Kemudahan-kemudahan ini akhirnya membentuk kebiasaan masyarakat dalam mengonsumsi minuman manis.
“Jadi enggak heran juga kalau dalam dua dekade ini, konsumsi minuman manis di Indonesia meningkat sampai 15 kali lipat,” jelas Calista.
Advertisement
MBDK Seperti Rokok
Pengurus Harian Yayasan Lembaga Konsumen Indonesia (YLKI), Sri Wahyuni, menambahkan, industri minuman saat ini didominasi minuman berpemanis.
Padahal, konsumsi gula berlebih mirip seperti rokok, bersifat adiktif dan membuat ketagihan. Hal ini membuat anak muda dan remaja akan terus mengkonsumsi minuman manis.
“Adanya iklan penawaran penurunan harga terutama produk MBDK, diduga menunjukan upaya industri mendorong masyarakat untuk lebih banyak mengonsumsi produk MBDK yang menurut YLKI masih berpotensi membahayakan kesehatan,” kata Sri.

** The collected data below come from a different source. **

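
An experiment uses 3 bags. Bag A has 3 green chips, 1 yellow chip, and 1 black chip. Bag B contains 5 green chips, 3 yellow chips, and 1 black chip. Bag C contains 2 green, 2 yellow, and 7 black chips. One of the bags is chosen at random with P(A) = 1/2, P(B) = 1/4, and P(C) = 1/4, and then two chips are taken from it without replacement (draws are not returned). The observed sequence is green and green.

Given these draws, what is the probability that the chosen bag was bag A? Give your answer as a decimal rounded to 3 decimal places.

0.670

The likelihood of the observed sequence under each hypothesis: P(data | bag A) = (3/5)(2/4) = 0.3; P(data | bag B) = (5/9)(4/8) = 0.27778; P(data | bag C) = (2/11)(1/10) = 0.018182.
Multiplying each by its prior: 1/2 · 0.3 = 0.15, 1/4 · 0.27778 = 0.069444, 1/4 · 0.018182 = 0.0045455; these sum to 0.22399.
By Bayes' rule, P(bag A | data) = (0.15) / (0.22399) = 0.66967.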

Belum ada aturan yang lebih jelas terutama untuk produk susu yang selalu dipersepsikan produk sehat. Dan tidak ada petunjuk atau panduan berapa kemasan yang boleh dikonsumsi per hari, mengingat anak-anak cenderung atau kemungkinan mengkonsumsi lebih dari satu kemasan per hari.
Perlu Cukai MBDK
Di sisi lain, Ketua Umum Forum Warga Kota (FAKTA), Ari Subagyo mengatakan pihaknya kini mendampingi salah satu anak yang sedang menjalani terapi akibat konsumsi minuman susu kotak berperasa.
Advokasi bahaya MBDK di akar rumput tidak selalu berbuah positif. FAKTA pernah membuat survei di wilayah pendampingan mereka di Jakarta Timur.

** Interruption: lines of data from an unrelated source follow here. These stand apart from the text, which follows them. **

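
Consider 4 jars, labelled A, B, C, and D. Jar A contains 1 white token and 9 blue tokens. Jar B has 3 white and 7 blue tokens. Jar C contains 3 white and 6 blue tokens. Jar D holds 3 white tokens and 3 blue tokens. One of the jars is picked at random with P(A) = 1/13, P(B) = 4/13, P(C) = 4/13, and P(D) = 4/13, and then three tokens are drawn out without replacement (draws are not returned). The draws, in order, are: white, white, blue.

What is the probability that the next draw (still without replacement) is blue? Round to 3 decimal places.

Compute the likelihood of the observed sequence for each case: P(data | jar A) = (1/10)(0/9) = 0; P(data | jar B) = (3/10)(2/9)(7/8) = 7/120; P(data | jar C) = (3/9)(2/8)(6/7) = 1/14; P(data | jar D) = (3/6)(2/5)(3/4) = 3/20.
The prior-weighted likelihoods are 1/13 · 0 = 0, 4/13 · 7/120 = 7/390, 4/13 · 1/14 = 2/91, 4/13 · 3/20 = 3/65; summing to 47/546.
The posterior is then P(jar A | data) = 0, P(jar B | data) = 49/235, P(jar C | data) = 12/47, P(jar D | data) = 126/235.
Averaging over the posterior, P(blue next | data) = (6/7)(49/235) + (5/6)(12/47) + (2/3)(126/235) = 176/235.

0.749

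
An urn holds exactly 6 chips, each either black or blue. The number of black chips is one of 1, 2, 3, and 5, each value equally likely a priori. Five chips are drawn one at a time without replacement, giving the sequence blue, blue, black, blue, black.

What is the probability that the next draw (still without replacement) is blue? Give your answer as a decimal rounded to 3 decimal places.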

Hasilnya, 77 persen responden menganggap MBDK tidak bertujuan menjaga kesehatan. Namun, survei serupa menunjukkan 58 persen responden menganggap MBDK berguna mengatasi rasa lelah, sebagai pengganti ASI, mengurangi rasa kantuk, dan menyegarkan tubuh.
Atas dasar inilah Ari menilai instrumen cukai MBDK sangat diperlukan untuk mengontrol konsumsi minuman manis.

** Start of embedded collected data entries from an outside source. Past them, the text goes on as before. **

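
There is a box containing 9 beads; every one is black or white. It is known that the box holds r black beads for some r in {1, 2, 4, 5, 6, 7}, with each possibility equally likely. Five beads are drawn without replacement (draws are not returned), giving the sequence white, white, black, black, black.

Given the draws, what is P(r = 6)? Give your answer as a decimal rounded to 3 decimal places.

0.308

Under each hypothesis, the probability of the observed sequence is: P(data | r = 1) = (8/9)(7/8)(1/7)(0/6) = 0; P(data | r = 2) = (7/9)(6/8)(2/7)(1/6)(0/5) = 0; P(data | r = 4) = (5/9)(4/8)(4/7)(3/6)(2/5) = 2/63; P(data | r = 5) = (4/9)(3/8)(5/7)(4/6)(3/5) = 1/21; P(data | r = 6) = (3/9)(2/8)(6/7)(5/6)(4/5) = 1/21; P(data | r = 7) = (2/9)(1/8)(7/7)(6/6)(5/5) = 1/36.
Weighting by the prior gives 1/6 · 0 = 0, 1/6 · 0 = 0, 1/6 · 2/63 = 1/189, 1/6 · 1/21 = 1/126, 1/6 · 1/21 = 1/126, 1/6 · 1/36 = 1/216; these sum to 13/504.
So P(r = 6 | data) = (1/126) / (13/504) = 4/13.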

Menurut Calista, penerapan cukai MBDK terbukti efektif menurunkan tingkat pembelian minuman berpemanisnya serta mendorong formulasi ulang produk menjadi lebih sehat (lebih rendah gula).
“Dalam jangka panjang, penerapan cukai MBDK berperan menurunkan obesitas, diabetes, dan risiko kesehatan lainnya di lebih dari 40 negara,” kata Calista.